ДРАМА И ДЕЙСТВИЕ. Лекции по теории драмы. Выпуск 1 (1976) 8 страница



Сложная реакция зрителя трагедии, с точки зрения Аристотеля, представляет собой не только вызванное страхом потрясение — сострадание — удовольствие. В ее состав входит еще и так называемое «очищение». И тогда она предстает как потрясение — сострадание — очищение — удовольствие, неотделимые одно от другого.
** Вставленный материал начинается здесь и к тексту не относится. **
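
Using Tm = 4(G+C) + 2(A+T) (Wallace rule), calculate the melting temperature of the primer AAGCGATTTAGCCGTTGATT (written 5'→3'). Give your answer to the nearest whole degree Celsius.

56°C

Base counts: A=5, T=7, G=5, C=3 (length 20).
Tm = 2·(5+7) + 4·(5+3) = 2·12 + 4·8 = 24 + 32 = 56°C.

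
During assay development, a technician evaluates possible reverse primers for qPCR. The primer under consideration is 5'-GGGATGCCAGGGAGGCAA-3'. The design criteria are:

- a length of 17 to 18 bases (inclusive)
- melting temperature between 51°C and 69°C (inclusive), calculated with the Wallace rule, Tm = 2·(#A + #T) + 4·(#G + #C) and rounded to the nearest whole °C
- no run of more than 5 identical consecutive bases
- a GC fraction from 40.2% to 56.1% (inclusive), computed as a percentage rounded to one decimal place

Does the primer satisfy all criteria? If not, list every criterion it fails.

Fails: GC content.

Base counts: A=5, T=1, G=9, C=3 (length 18).
length: length 18 ✓
Tm: Tm = 2·6 + 4·12 = 60°C ✓
homopolymer run: longest run = 3 ✓
GC content: GC 12/18 = 66.7%, outside 40.2–56.1% ✗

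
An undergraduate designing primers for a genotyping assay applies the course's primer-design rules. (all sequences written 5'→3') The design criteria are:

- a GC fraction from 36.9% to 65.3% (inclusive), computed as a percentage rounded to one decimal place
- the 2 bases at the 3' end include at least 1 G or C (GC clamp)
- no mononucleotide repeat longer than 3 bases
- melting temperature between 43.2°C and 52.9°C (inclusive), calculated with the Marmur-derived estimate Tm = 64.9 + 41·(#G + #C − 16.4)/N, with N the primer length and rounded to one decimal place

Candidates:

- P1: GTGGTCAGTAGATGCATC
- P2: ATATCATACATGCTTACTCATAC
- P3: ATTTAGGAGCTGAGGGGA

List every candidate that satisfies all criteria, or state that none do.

P1 (18 nt, A=4 T=5 G=6 C=3): GC 9/18 = 50.0% ✓; 3' end TC has 1 G/C ✓; longest run = 2 ✓; Tm = 64.9 + 41·(9 − 16.4)/18 = 48.0°C ✓ — passes.
P2 (23 nt, A=8 T=8 G=1 C=6): GC 7/23 = 30.4%, outside 36.9–65.3% ✗; 3' end AC has 1 G/C ✓; longest run = 2 ✓; Tm = 64.9 + 41·(7 − 16.4)/23 = 48.1°C ✓ — fails.
P3 (18 nt, A=5 T=4 G=8 C=1): GC 9/18 = 50.0% ✓; 3' end GA has 1 G/C ✓; longest run = 4, exceeds 3 ✗; Tm = 64.9 + 41·(9 − 16.4)/18 = 48.0°C ✓ — fails.

P1 only.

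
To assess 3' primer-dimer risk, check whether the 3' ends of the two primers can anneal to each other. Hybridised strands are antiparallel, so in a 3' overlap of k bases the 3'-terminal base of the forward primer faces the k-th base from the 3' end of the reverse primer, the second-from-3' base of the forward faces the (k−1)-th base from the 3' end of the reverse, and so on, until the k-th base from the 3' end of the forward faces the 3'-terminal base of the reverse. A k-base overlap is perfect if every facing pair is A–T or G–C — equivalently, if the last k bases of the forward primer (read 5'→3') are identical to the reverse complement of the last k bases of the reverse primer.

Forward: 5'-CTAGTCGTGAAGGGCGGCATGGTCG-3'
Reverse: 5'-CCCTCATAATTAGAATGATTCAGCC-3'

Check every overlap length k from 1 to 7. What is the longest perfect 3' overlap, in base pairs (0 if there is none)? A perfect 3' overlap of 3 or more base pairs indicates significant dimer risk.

Last 7 bases (5'→3') — forward …ATGGTCG, reverse …TTCAGCC.
Reverse complement of the reverse primer's last 7 bases: GGCTGAA; its first k bases are the reverse complement of the reverse primer's last k bases, so a perfect k-base overlap needs the forward primer's last k bases to equal them.
Comparing (forward last k vs required): k=1: G vs G ✓; k=2: CG vs GG ✗; k=3: TCG vs GGC ✗; k=4: GTCG vs GGCT ✗; k=5: GGTCG vs GGCTG ✗; k=6: TGGTCG vs GGCTGA ✗; k=7: ATGGTCG vs GGCTGAA ✗.
Only k = 1 is perfect, so the longest perfect 3' overlap is 1.

Longest perfect overlap: 1 complementary base pair; below the dimer-risk threshold (threshold 3).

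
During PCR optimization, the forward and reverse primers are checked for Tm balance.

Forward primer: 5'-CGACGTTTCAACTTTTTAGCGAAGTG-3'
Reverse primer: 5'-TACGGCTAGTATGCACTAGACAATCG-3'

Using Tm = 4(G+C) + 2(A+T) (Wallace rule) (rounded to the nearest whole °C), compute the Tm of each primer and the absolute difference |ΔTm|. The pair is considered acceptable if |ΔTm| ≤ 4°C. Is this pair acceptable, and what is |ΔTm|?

Forward: A=6 T=9 G=6 C=5 → Tm = 2·15 + 4·11 = 74°C.
Reverse: A=8 T=6 G=6 C=6 → Tm = 2·14 + 4·12 = 76°C.
|ΔTm| = |74 − 76| = 2°C, ≤ 4°C.

|ΔTm| = 2°C; the pair is acceptable.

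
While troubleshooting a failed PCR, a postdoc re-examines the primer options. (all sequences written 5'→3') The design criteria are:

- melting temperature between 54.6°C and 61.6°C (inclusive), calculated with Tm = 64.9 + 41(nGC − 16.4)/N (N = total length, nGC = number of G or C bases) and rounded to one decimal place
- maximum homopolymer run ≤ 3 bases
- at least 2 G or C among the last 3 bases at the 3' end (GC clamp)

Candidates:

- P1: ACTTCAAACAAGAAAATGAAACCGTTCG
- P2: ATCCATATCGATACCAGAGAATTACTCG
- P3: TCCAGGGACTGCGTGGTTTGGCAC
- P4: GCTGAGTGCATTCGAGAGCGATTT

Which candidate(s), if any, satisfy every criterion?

P2 only.

P1 (28 nt, A=13 T=5 G=4 C=6): Tm = 64.9 + 41·(10 − 16.4)/28 = 55.5°C ✓; longest run = 4, exceeds 3 ✗; 3' end TCG has 2 G/C ✓ — fails.
P2 (28 nt, A=10 T=7 G=4 C=7): Tm = 64.9 + 41·(11 − 16.4)/28 = 57.0°C ✓; longest run = 2 ✓; 3' end TCG has 2 G/C ✓ — passes.
P3 (24 nt, A=3 T=6 G=9 C=6): Tm = 64.9 + 41·(15 − 16.4)/24 = 62.5°C, outside 54.6–61.6°C ✗; longest run = 3 ✓; 3' end CAC has 2 G/C ✓ — fails.
P4 (24 nt, A=5 T=7 G=8 C=4): Tm = 64.9 + 41·(12 − 16.4)/24 = 57.4°C ✓; longest run = 3 ✓; 3' end TTT has 0 G/C, need ≥2 ✗ — fails.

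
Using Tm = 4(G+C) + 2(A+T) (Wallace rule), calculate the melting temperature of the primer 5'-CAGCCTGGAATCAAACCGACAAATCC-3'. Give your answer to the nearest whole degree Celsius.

Base counts: A=10, T=3, G=4, C=9 (length 26).
Tm = 2·(10+3) + 4·(4+9) = 2·13 + 4·13 = 26 + 52 = 78°C.

78°C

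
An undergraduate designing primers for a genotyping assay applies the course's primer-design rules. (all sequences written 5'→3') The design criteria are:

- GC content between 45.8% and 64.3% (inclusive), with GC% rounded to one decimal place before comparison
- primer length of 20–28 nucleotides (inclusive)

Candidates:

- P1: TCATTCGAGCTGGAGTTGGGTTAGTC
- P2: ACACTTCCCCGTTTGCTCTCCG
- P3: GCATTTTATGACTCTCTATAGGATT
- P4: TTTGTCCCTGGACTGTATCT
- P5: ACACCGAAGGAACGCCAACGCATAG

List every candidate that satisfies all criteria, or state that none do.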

Вопрос об очищении (катарсисе) относится к числу самых неясных в «Поэтике». Он породил множество различных и даже противоположных толкований. По мнению автора новейшего труда на эту тему, болгарского ученого А. Ничева, с которым во многом солидаризуется А. Ф. Лосев, «катарсическое действие трагедии имеет своей целью эстетическую гармонизацию того, что в самой трагедии изображалось как противоречивое и взаимоисключающее»[61].

В «Царе Эдипе», да и в большинстве античных трагедий свободные действия индивида и необходимый ход вещей предстают явлениями, противоречащими друг другу и даже вовсе не совместимыми. Но вместе с тем «произвольные», «творческие» усилия индивида, восстающего против неприемлемых для него норм, не желающего покорствовать ходу вещей, трагедия не толкует как бесплодные и бессмысленные.

«Гармонизация», о которой говорят А. Ничев и А. Ф. Лосев, означает движение противоположных сил навстречу друг другу, а не абсолютную победу одной (необходимости) и абсолютное поражение других (индивидуальной инициативы, самостоятельности, творческой, героической воли человека).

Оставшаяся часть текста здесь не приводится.